Athena Chapekis et al. at Pew:
Athena Chapekis et al. at Pew:The internet is an unimaginably vast repository of modern life, with hundreds of billions of indexed webpages. But even as users across the world rely on the web to access books, images, news articles and other resources, this content sometimes disappears from view.
A new Pew Research Center analysis shows just how fleeting online content actually is:
- A quarter of all webpages that existed at one point between 2013 and 2023 are no longer accessible, as of October 2023. In most cases, this is because an individual page was deleted or removed on an otherwise functional website.
- For older content, this trend is even starker. Some 38% of webpages that existed in 2013 are not available today, compared with 8% of pages that existed in 2023.

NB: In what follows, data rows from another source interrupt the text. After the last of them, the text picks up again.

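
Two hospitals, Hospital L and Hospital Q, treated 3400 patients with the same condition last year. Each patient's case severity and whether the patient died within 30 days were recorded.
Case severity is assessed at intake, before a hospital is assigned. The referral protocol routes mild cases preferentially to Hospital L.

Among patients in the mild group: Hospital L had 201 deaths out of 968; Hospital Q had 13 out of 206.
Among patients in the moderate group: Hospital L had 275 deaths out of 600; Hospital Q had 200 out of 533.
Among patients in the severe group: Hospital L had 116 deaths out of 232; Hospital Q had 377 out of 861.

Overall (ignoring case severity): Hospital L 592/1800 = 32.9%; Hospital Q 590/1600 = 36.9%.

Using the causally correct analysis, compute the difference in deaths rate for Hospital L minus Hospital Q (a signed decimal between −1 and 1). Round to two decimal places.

Here case severity is a common cause — it drives both which hospital a case falls under and the outcome. The crude comparison mixes populations; the stratum-specific rates are the causally relevant ones.
Adjusting over the population distribution of case severity: 0.345·(0.208−0.063) + 0.333·(0.458−0.375) + 0.321·(0.500−0.438) = +0.098.

+0.10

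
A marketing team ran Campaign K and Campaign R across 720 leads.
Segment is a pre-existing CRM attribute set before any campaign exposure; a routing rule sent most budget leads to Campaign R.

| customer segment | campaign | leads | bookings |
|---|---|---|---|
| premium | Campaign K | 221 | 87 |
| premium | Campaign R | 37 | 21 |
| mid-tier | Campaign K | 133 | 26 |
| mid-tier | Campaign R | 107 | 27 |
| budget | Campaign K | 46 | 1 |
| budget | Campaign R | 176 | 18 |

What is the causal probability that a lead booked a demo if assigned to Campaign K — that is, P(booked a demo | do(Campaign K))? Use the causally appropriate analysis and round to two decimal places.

Since customer segment is a pre-existing factor (not a product of the campaign) and it affects the outcome on its own, it is a confounder. The stratified rates, not the pooled rate, identify the causal effect.
Standardising Campaign K to the population customer segment mix: 0.358·87/221 + 0.333·26/133 + 0.308·1/46 = 0.213.

0.21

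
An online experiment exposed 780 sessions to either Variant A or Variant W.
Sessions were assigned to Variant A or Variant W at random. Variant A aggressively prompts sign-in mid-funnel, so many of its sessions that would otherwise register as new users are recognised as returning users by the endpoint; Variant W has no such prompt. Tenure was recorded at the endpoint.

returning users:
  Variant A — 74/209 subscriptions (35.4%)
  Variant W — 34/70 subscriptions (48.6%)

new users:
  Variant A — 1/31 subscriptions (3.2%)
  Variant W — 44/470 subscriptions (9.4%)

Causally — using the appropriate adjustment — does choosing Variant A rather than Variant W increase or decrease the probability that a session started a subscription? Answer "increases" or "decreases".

The distribution of user tenure is itself part of what the variant does — it is an intermediate outcome. Holding it fixed would remove that part of the effect; the total effect is the pooled difference.
Pooled: Variant A 31.2% vs Variant W 14.4%; Variant A is higher overall.

increases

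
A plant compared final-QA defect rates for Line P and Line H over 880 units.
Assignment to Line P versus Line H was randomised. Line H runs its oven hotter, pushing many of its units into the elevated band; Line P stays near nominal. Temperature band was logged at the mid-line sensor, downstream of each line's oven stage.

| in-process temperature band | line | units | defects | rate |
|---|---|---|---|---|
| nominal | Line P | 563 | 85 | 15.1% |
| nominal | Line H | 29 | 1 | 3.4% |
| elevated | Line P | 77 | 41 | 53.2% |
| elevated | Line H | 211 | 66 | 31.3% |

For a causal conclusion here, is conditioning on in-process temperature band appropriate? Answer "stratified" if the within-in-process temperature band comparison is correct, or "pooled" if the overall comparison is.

pooled

Line H is lower inside every in-process temperature band stratum but Line P is lower in aggregate. Whether to stratify depends on how in-process temperature band relates to the line.
Because the line influences in-process temperature band, in-process temperature band is a post-treatment mediator, not a confounder. Stratifying on it would bias the estimate; the causal effect is the crude pooled difference.
Pooled: Line P 19.7% vs Line H 27.9%; Line P is lower overall.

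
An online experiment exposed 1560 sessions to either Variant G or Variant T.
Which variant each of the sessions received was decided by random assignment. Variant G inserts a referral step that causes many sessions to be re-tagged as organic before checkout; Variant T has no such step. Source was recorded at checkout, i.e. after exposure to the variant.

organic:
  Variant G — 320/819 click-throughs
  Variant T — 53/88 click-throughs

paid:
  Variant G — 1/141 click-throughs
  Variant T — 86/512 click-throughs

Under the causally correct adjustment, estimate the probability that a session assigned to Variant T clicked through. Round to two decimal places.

0.23

Traffic source is downstream of the variant. One should not condition on a consequence of treatment, so the overall rates are the right comparison.
So P(outcome | do(Variant T)) is just the pooled rate for Variant T: 139/600 = 0.232.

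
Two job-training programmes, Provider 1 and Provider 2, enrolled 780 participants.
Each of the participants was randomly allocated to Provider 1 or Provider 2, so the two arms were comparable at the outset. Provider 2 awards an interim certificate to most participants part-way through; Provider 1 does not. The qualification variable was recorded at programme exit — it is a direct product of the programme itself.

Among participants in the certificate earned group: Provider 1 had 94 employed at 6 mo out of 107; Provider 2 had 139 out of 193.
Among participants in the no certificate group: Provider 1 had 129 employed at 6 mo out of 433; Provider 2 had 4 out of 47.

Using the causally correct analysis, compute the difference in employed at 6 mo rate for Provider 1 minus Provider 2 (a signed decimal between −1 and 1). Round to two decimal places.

-0.18

The distribution of qualification attained during the programme is itself part of what the programme does — it is an intermediate outcome. Holding it fixed would remove that part of the effect; the total effect is the pooled difference.
The causal difference is the pooled difference: 0.413 − 0.596 = -0.183.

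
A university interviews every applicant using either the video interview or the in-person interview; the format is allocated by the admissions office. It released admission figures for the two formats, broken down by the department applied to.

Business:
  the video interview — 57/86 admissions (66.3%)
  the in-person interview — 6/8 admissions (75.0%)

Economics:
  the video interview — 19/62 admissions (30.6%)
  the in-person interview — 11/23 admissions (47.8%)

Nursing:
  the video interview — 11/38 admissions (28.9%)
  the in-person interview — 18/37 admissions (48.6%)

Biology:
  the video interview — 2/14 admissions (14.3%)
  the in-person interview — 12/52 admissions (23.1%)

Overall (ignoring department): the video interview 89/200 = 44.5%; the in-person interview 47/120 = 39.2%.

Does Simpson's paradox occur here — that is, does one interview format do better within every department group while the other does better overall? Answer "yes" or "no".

Within each department level (Business 66.3% vs 75.0%; Economics 30.6% vs 47.8%; Nursing 28.9% vs 48.6%; Biology 14.3% vs 23.1%), the in-person interview has the higher rate every time. Pooled: 44.5% vs 39.2% — the video interview has the higher rate overall. The two comparisons disagree.

yes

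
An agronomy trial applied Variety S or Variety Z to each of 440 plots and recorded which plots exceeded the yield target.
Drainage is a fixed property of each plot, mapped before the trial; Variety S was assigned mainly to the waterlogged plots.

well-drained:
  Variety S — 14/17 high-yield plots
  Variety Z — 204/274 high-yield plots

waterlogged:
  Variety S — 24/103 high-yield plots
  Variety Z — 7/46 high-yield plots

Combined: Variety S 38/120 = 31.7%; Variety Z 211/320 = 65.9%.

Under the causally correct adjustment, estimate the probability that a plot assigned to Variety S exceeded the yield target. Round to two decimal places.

Within every field drainage level Variety S has the higher rate, yet pooled Variety Z does — Simpson's reversal.
Field drainage satisfies the back-door criterion: it is not a descendant of the variety, and it blocks the spurious path from variety to outcome. Adjusting for it (i.e., using the within-field drainage rates) gives the causal effect.
Standardising Variety S to the population field drainage mix: 0.661·14/17 + 0.339·24/103 = 0.624.

0.62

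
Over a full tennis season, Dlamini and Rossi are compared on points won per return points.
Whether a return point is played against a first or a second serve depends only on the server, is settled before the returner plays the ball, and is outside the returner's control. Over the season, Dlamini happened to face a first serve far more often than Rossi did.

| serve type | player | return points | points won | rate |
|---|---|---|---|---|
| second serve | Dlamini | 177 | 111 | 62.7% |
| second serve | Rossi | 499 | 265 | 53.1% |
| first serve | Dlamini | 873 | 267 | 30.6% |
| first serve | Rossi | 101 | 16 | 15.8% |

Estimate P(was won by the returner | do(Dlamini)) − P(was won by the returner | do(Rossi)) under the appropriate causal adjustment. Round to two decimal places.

+0.13

Serve type differs across players for reasons unrelated to any effect of the player itself, and it separately predicts the outcome — a classic confounder. We must compare within serve type levels.
Adjusting over the population distribution of serve type: 0.410·(0.627−0.531) + 0.590·(0.306−0.158) = +0.126.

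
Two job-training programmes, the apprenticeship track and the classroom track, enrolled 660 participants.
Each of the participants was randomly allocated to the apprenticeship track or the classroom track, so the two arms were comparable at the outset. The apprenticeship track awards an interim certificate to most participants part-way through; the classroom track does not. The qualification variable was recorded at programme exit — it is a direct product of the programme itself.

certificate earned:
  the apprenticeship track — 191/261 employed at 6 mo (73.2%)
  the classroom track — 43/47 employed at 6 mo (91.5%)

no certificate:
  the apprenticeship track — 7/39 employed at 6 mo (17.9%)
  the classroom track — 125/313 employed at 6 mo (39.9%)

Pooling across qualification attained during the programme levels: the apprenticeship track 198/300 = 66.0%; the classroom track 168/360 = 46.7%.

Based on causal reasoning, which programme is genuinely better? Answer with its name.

the apprenticeship track

Within every qualification attained during the programme level the classroom track has the higher rate, yet pooled the apprenticeship track does — Simpson's reversal.
Stratifying would compare programmes among participants the programmes themselves sorted into qualification attained during the programme groups — a form of selection on an intermediate. The unconditioned pooled rates give the total causal effect.
Pooled: the apprenticeship track 66.0% vs the classroom track 46.7%; the apprenticeship track is higher overall.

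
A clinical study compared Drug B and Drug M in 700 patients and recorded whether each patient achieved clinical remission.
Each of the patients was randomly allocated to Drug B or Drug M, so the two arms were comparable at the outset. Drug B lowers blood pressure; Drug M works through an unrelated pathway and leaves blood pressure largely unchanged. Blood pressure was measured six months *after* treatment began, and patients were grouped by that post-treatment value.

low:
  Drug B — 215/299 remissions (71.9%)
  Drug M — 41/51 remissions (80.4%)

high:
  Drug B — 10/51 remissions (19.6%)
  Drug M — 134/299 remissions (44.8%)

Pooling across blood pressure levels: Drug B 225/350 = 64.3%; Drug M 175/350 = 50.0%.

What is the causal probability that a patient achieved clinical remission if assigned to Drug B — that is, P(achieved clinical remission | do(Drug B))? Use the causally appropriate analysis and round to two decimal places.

0.64

The distribution of blood pressure is itself part of what the drug does — it is an intermediate outcome. Holding it fixed would remove that part of the effect; the total effect is the pooled difference.
So P(outcome | do(Drug B)) is just the pooled rate for Drug B: 225/350 = 0.643.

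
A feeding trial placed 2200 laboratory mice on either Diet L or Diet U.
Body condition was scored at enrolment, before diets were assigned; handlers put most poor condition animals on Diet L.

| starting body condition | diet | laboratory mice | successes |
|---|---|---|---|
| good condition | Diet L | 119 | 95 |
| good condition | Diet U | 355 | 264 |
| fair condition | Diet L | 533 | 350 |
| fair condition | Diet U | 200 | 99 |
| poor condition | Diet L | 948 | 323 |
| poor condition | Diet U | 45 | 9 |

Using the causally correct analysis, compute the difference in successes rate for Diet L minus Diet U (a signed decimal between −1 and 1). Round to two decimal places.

+0.13

Starting body condition is set before the diet has any effect — it is not caused by the diet — and it independently drives the outcome. That makes it a confounder, so the causal comparison is within starting body condition levels.
Adjusting over the population distribution of starting body condition: 0.215·(0.798−0.744) + 0.333·(0.657−0.495) + 0.451·(0.341−0.200) = +0.129.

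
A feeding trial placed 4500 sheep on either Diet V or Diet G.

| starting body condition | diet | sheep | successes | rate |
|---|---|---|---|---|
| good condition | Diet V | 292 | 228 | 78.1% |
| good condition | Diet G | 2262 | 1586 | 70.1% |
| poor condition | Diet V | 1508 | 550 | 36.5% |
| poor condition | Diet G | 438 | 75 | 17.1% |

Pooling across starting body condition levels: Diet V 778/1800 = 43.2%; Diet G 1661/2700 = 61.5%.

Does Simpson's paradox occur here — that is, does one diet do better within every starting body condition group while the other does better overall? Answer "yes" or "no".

Within each starting body condition level (good condition 78.1% vs 70.1%; poor condition 36.5% vs 17.1%), Diet V has the higher rate every time. Pooled: 43.2% vs 61.5% — Diet G has the higher rate overall. The two comparisons disagree.

yes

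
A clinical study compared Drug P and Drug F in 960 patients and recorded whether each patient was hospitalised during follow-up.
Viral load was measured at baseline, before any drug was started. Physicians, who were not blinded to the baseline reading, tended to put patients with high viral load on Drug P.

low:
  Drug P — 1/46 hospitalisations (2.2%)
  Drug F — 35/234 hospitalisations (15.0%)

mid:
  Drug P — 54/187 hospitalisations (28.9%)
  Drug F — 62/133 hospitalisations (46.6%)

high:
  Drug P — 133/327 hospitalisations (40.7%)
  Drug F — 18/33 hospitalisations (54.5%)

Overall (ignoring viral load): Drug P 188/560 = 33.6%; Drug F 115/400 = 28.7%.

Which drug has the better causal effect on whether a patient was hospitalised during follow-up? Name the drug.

The stratified and pooled comparisons disagree (Drug P wins within each viral load; Drug F wins overall), so the answer turns on the causal role of viral load.
Viral load is set before the drug has any effect — it is not caused by the drug — and it independently drives the outcome. That makes it a confounder, so the causal comparison is within viral load levels.
Within each level — low: 2.2% vs 15.0%; mid: 28.9% vs 46.6%; high: 40.7% vs 54.5% — Drug P is lower every time.

Drug P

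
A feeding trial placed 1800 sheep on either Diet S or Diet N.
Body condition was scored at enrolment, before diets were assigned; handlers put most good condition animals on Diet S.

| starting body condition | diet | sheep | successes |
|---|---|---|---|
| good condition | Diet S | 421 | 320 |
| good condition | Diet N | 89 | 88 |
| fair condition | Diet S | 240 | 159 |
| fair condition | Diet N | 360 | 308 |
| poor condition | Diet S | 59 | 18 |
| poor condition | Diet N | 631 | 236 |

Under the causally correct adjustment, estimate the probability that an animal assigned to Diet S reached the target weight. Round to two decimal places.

0.55

The stratified and pooled comparisons disagree (Diet N wins within each starting body condition; Diet S wins overall), so the answer turns on the causal role of starting body condition.
Starting body condition is set before the diet has any effect — it is not caused by the diet — and it independently drives the outcome. That makes it a confounder, so the causal comparison is within starting body condition levels.
Standardising Diet S to the population starting body condition mix: 0.283·320/421 + 0.333·159/240 + 0.383·18/59 = 0.553.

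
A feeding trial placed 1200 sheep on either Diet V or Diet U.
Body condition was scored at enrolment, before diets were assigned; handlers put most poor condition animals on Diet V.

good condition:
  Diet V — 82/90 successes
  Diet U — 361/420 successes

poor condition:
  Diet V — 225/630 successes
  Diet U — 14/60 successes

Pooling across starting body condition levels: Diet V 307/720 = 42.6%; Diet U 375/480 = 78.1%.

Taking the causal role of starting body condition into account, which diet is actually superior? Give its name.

Diet V

Within every starting body condition level Diet V has the higher rate, yet pooled Diet U does — Simpson's reversal.
Starting body condition is set before the diet has any effect — it is not caused by the diet — and it independently drives the outcome. That makes it a confounder, so the causal comparison is within starting body condition levels.
Within each level — good condition: 91.1% vs 86.0%; poor condition: 35.7% vs 23.3% — Diet V is higher every time.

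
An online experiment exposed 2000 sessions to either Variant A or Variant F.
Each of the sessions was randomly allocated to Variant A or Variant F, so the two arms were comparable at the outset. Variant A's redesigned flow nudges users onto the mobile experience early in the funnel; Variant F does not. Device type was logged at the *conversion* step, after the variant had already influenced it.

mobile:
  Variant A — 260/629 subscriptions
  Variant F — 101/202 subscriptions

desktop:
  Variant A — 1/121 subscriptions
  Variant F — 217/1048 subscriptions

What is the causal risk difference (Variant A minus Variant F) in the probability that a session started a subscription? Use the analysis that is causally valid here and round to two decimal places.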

This “digital decay” occurs in many different online spaces. We examined the links that appear on government and news websites, as well as in the “References” section of Wikipedia pages as of spring 2023. This analysis found that:
- 23% of news webpages contain at least one broken link, as do 21% of webpages from government sites. News sites with a high level of site traffic and those with less are about equally likely to contain broken links. Local-level government webpages (those belonging to city governments) are especially likely to have broken links.
- 54% of Wikipedia pages contain at least one link in their “References” section that points to a page that no longer exists.
To see how digital decay plays out on social media, we also collected a real-time sample of tweets during spring 2023 on the social media platform X (then known as Twitter) and followed them for three months. We found that:
- Nearly one-in-five tweets are no longer publicly visible on the site just months after being posted. In 60% of these cases, the account that originally posted the tweet was made private, suspended or deleted entirely. In the other 40%, the account holder deleted the individual tweet, but the account itself still existed.
- Certain types of tweets tend to go away more often than others. More than 40% of tweets written in Turkish or Arabic are no longer visible on the site within three months of being posted. And tweets from accounts with the default profile settings are especially likely to disappear from public view.